The Giants answer a Ravens interception return for a TD with a kickoff return for a score, but Baltimore has an ace in the hole: Jermaine Lewis.
By ROGER MILLS
© St. Petersburg Times, published January 29, 2001
TAMPA -- As he sprinted toward the end zone at the end of his 84-yard kickoff return for a touchdown, Jermaine Lewis pointed skyward.
He knew someone special was looking down. He was sure the little guy was smiling.
To everyone in the Ravens family, the gesture symbolized a final closure to what had been a painful time for Lewis.
To the Giants, it meant closure to their hopes of winning another Super Bowl title.
History will say that on a cool January night in Raymond James Stadium, with one momentum-shifting, heartbreaking return, Lewis united the Giants and his stillborn son Geronimo forever in Super Bowl XXXV folklore.
"I just wanted to put everything into closure and move on," said Lewis, who lost his son Dec. 12 and wrote "Geronimo, Rest in Peace" on his wristbands. "I know he's looking out for me. I really already had a message (to him). I was confident that I was going to score today."
Teammate Corey Harris, whose critical block helped spring Lewis down the sideline, said when he saw his teammate turn the corner, he, too, felt a sense of peace.
"I said, "Thank you Jesus,' " Harris said. "Any time you've been through the kind of adversity that we have been through, any time you have a death in the family, our family, any time you work as hard as we did and go through the things that we've been through, it's all the sweeter. It's wonderful to come back and get the goal."
But Lewis' return won't be just an emotional asterisk in his personal scrapbook. It will be engraved as one of the most significant plays in the franchise's brief history.

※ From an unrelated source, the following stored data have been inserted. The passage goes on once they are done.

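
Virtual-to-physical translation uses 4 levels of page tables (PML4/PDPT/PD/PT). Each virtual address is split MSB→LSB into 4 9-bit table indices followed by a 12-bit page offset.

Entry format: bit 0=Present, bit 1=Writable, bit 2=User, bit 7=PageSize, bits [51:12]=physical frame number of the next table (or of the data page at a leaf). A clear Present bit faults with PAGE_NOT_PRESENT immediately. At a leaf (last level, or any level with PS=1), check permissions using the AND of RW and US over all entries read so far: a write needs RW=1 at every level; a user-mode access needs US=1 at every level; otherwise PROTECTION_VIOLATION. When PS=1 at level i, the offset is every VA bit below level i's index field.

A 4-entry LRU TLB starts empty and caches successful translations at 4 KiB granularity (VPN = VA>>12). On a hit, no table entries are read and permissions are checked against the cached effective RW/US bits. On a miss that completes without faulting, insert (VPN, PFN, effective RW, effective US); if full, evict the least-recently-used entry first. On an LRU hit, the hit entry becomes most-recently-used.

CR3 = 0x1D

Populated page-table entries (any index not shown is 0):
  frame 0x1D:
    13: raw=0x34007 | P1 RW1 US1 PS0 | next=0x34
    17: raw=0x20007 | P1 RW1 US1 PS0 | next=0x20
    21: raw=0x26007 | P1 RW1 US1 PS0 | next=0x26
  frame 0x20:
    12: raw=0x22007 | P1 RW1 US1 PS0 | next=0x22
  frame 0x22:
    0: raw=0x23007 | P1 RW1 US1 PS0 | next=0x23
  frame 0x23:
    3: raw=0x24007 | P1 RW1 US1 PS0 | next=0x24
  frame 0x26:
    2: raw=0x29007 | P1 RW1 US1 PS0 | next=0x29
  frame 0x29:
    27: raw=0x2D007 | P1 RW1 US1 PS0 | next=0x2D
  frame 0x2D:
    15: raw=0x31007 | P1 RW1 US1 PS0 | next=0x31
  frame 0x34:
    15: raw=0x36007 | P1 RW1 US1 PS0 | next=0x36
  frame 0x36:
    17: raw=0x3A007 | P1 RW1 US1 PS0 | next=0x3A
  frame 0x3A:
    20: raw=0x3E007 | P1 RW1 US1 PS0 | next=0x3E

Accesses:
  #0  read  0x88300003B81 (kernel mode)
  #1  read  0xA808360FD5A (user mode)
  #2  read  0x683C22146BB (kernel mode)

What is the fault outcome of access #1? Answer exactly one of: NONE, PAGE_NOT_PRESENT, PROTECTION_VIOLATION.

Per-access translation:
#0 VA=0x88300003B81 (r,kernel):
  L0: frame=0x1D idx=17 entry=0x20007 [P=1 RW=1 US=1 PS=0]
  L1: frame=0x20 idx=12 entry=0x22007 [P=1 RW=1 US=1 PS=0]
  L2: frame=0x22 idx=0 entry=0x23007 [P=1 RW=1 US=1 PS=0]
  L3: frame=0x23 idx=3 entry=0x24007 [P=1 RW=1 US=1 PS=0]
  ✓ 0x24B81  — 4 lookups
#1 VA=0xA808360FD5A (r,user):
  L0: frame=0x1D idx=21 entry=0x26007 [P=1 RW=1 US=1 PS=0]
  L1: frame=0x26 idx=2 entry=0x29007 [P=1 RW=1 US=1 PS=0]
  L2: frame=0x29 idx=27 entry=0x2D007 [P=1 RW=1 US=1 PS=0]
  L3: frame=0x2D idx=15 entry=0x31007 [P=1 RW=1 US=1 PS=0]
  ✓ 0x31D5A  — 4 lookups
#2 VA=0x683C22146BB (r,kernel):
  L0: frame=0x1D idx=13 entry=0x34007 [P=1 RW=1 US=1 PS=0]
  L1: frame=0x34 idx=15 entry=0x36007 [P=1 RW=1 US=1 PS=0]
  L2: frame=0x36 idx=17 entry=0x3A007 [P=1 RW=1 US=1 PS=0]
  L3: frame=0x3A idx=20 entry=0x3E007 [P=1 RW=1 US=1 PS=0]
  ✓ 0x3E6BB  — 4 lookups

Access #1 fault: NONE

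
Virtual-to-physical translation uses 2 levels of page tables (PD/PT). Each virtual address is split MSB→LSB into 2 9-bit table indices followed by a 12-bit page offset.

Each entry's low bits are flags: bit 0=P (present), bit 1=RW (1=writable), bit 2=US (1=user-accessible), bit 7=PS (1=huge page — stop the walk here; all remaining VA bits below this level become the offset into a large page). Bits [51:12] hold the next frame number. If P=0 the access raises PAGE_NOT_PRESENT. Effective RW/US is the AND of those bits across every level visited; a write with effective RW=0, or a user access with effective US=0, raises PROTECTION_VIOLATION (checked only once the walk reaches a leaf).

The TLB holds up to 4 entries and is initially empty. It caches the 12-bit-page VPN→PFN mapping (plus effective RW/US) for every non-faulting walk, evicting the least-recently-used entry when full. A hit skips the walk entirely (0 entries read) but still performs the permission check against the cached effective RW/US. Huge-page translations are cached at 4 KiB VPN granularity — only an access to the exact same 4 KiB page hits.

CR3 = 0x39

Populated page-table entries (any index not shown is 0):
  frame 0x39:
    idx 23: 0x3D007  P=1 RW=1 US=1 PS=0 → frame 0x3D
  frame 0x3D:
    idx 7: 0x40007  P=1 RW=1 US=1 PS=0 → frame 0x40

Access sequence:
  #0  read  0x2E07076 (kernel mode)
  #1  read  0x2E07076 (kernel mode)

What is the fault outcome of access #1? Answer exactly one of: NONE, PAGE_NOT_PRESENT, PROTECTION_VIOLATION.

Per-access translation:
#0 VA=0x2E07076 (r,kernel):
  lvl0: tbl 0x39, slot 23 ⇒ 0x3D007 (P1/RW1/US1/PS0)
  lvl1: tbl 0x3D, slot 7 ⇒ 0x40007 (P1/RW1/US1/PS0)
  → PA=0x40076  (2 entries read)
#1 VA=0x2E07076 (r,kernel):
  TLB hit vpn=0x2E07 → PA=0x40076

Access #1 fault: NONE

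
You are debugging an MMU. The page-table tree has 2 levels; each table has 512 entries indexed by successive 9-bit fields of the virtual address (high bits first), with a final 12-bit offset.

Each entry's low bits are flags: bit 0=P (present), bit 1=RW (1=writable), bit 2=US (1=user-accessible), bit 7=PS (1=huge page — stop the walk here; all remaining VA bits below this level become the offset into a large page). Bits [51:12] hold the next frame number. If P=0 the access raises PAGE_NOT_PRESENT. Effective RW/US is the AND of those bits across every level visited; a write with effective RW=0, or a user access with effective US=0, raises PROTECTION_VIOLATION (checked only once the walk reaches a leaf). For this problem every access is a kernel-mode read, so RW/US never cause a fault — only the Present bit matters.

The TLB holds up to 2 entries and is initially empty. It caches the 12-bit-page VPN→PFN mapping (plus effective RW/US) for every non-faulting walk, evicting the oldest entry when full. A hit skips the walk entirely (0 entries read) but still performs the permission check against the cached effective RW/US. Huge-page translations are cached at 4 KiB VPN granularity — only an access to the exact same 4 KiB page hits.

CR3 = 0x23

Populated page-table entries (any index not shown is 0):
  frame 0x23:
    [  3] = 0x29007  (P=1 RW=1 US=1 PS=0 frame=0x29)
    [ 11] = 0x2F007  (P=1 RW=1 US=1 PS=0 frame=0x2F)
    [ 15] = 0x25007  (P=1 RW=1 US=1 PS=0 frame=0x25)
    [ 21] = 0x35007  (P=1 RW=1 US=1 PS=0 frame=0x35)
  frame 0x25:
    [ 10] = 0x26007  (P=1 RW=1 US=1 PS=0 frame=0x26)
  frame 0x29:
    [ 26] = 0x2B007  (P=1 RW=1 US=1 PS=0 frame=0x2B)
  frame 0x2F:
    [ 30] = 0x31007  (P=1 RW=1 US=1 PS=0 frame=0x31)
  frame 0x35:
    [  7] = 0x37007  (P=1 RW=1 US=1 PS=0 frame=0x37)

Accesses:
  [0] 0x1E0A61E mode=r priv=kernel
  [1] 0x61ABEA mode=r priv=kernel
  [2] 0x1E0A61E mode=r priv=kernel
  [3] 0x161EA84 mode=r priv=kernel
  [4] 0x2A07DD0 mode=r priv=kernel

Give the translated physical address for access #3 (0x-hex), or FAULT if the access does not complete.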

Late in the third quarter, the Giants fell behind 17-0 after Duane Starks intercepted Kerry Collins and returned it 49 yards for a touchdown. Desperately needing a big play, New York got it when Ron Dixon ran the ensuing kickoff back for a breathtaking 97-yard touchdown.
Down 17-7, the Giants were alive again. The bench suddenly was energized. Their fans -- and their signature white towels -- were bubbling with renewed confidence. Eighteen seconds later, Lewis popped the bubble.
"I felt that they were getting a little momentum and were able to move the ball," said Lewis, who never had returned a kickoff for a touchdown in the NFL. "But when you take one kickoff back, the same guys that are on kickoff team are on kickoff return team and I figured they would be a little bit tired and I could take advantage of them. I did."
Added Ravens coach Brian Billick: "The emotional swing of the game ... you could see it on (the Giants') side. When Jermaine took it back the other way, it was more dramatic. The emotional flop, even though the points were the same, I think had to be devastating to them."
Lewis fielded Brad Daluiso's kickoff at the Ravens' 16 and began a most remarkable run to redemption. He took a few strides upfield and made a sharp cut to the right. With Harris and Sam Gash providing downfield assistance, Lewis dodged and darted into destiny.
His return negated Dixon's heroics and sucked the life from New York for good. "I knew it was over after that," Lewis said. "They needed all they could to score a touchdown, and for us to stick a dagger in them right away, that just really put it away."
Giants veteran tackle Lomas Brown summed it up best.
"That was the big momentum change," Brown said. "We returned the kick and I thought we had the momentum, but they came back like great teams do."